Publié le 12 mai 2003 Lecture : 2 minutes.

Le secrétaire d’État Colin Powell a déclaré que « le pétrole de l’Irak appartient au peuple irakien ». Pourquoi ne pas le prendre au mot ? Pourquoi ne pas distribuer le pétrole de l’Irak à son peuple sous la forme de titres de propriété négociables ? Chaque Irakien deviendrait immédiatement actionnaire et aurait un droit reconnu à un revenu suffisant pour échapper à la misère. Comme chacun sait, ceux qui ont des actifs ont une opinion plus favorable du capitalisme que ceux qui n’en ont pas.

Si les titres de propriété étaient distribués également à tous les adultes – aux femmes comme aux hommes -, les réformateurs amélioreraient fortement les perspectives d’une future égalité des sexes dans le pays. Imaginez un peu : toutes les Irakiennes auraient un revenu personnel assuré. Cela pourrait être un facteur de transformation sociale phénoménal, qui pourrait mettre fin à des siècles d’oppression.
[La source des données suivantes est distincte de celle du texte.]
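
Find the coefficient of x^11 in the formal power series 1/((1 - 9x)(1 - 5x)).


By partial fractions or Cauchy convolution:
The coefficient equals sum_{k=0}^{11} 9^k * 5^(11-k).
= 70546348964

70546348964


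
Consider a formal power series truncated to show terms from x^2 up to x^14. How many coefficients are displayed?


From x^2 to x^14 inclusive, the count is 14 - 2 + 1 = 13.

13


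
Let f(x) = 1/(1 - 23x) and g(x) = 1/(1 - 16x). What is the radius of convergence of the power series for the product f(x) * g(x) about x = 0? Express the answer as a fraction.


The radius of 1/(1 - 23x) is 1/23 (nearest singularity at x = 1/23), and the radius of 1/(1 - 16x) is 1/16.
The product f(x)*g(x) = 1/((1 - 23x)(1 - 16x)) has singularities at both 1/23 and 1/16, so its radius of convergence is the distance to the nearest one:
min(1/23, 1/16) = 1/23.

1/23


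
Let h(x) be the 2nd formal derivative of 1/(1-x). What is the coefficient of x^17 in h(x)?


Differentiating 2 times: d^2/dx^2 [1/(1-x)] = 2!/(1-x)^3.
The expansion 1/(1-x)^3 = sum_{k>=0} C(k+2, 2) x^k, so the coefficient of x^n in 2!/(1-x)^3 is 2! * C(n+2, 2).
For n = 17: 2 * C(19, 2) = 2 * 171 = 342

342


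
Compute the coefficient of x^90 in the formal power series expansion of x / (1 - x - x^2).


Let f(x) = sum_{k>=0} a_k x^k. Multiplying f(x) * (1 - x - x^2) = x and matching coefficients gives a_0 = 0, a_1 = 1, and a_k = a_{k-1} + a_{k-2} for k >= 2. These are the Fibonacci numbers F_k.
Iterating from F_0 = 0, F_1 = 1:
F_0=0, F_1=1, F_2=1, F_3=2, F_4=3, F_5=5, F_6=8, F_7=13, F_8=21, F_9=34, ...
F_90 = 2880067194370816120.

2880067194370816120


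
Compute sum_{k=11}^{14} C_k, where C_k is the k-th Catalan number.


C_11 through C_14: 58786, 208012, 742900, 2674440
Sum = 58786 + 208012 + 742900 + 2674440
= 3684138

3684138


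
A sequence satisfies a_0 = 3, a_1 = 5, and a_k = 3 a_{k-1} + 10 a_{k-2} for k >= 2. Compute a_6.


The characteristic equation is t^2 - 3 t - 10 = 0, with roots r_1 = 5 and r_2 = -2 (so c_1 = r_1 + r_2, c_2 = -r_1 r_2 as required).
One can use the closed form a_n = A r_1^n + B r_2^n, but direct iteration is more reliable:
a_0 = 3, a_1 = 5, a_2 = 45, a_3 = 185, a_4 = 1005, a_5 = 4865, a_6 = 24645.
So a_6 = 24645.

24645


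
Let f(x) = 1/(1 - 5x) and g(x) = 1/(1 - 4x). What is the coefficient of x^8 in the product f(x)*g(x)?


The coefficient of x^n in f*g is the Cauchy product: sum_{k=0}^{n} a^k * b^(n-k).
With a=5, b=4, n=8:
sum_{k=0}^{8} 5^k * 4^(8-k)
= 1690981

1690981


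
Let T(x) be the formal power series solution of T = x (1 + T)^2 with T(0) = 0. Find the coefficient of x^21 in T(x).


Apply the Lagrange inversion formula: if T = x * phi(T) with phi(t) = (1 + t)^2, then [x^n] T = (1/n) [t^(n-1)] phi(t)^n = (1/n) [t^(n-1)] (1 + t)^(2n) = (1/n) C(2n, n-1).
Using the identity C(2n, n-1) = C(2n, n) * n / (n+1), the unscaled factor equals C(2n, n) / (n+1) = C_n, the n-th Catalan number.
For n = 21: C_21 = C(42, 21) / 22 = 538257874440/22 = 24466267020 = 24466267020.

24466267020


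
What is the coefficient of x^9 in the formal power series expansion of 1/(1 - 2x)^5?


The general identity 1/(1 - c x)^r = sum_{k>=0} c^k C(k + r - 1, r - 1) x^k follows by substituting y = c x into 1/(1 - y)^r = sum_{k>=0} C(k + r - 1, r - 1) y^k.
For c = 2, r = 5, k = 9:
2^9 * C(13, 4) = 512 * 715 = 366080.

366080


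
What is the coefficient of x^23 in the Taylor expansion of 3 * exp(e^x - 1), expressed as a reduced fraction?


exp(e^x - 1) = sum_{k>=0} Bell_k x^k / k!, where Bell_k is the k-th Bell number.
So the coefficient of x^23 is 3 * Bell_23 / 23!.
Computing: Bell_23 = 44152005855084346 and 23! = 25852016738884976640000, giving
3 * 44152005855084346/25852016738884976640000 = 22076002927542173/4308669456480829440000.

22076002927542173/4308669456480829440000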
À la fin des années soixante-dix, quand on a pris conscience en Grande-Bretagne de l’importance du trésor de la mer du Nord, de bons esprits ont émis l’idée que le peuple britannique devait avoir droit gratuitement à une partie des richesses pétrolières nationales. Pourtant, bien que le gouvernement de Margaret Thatcher ait prétendu qu’il voulait une « démocratie d’actionnaires », il entendait seulement privatiser à la manière habituelle, en vendant des actifs publics à ceux qui avaient les moyens d’en acheter.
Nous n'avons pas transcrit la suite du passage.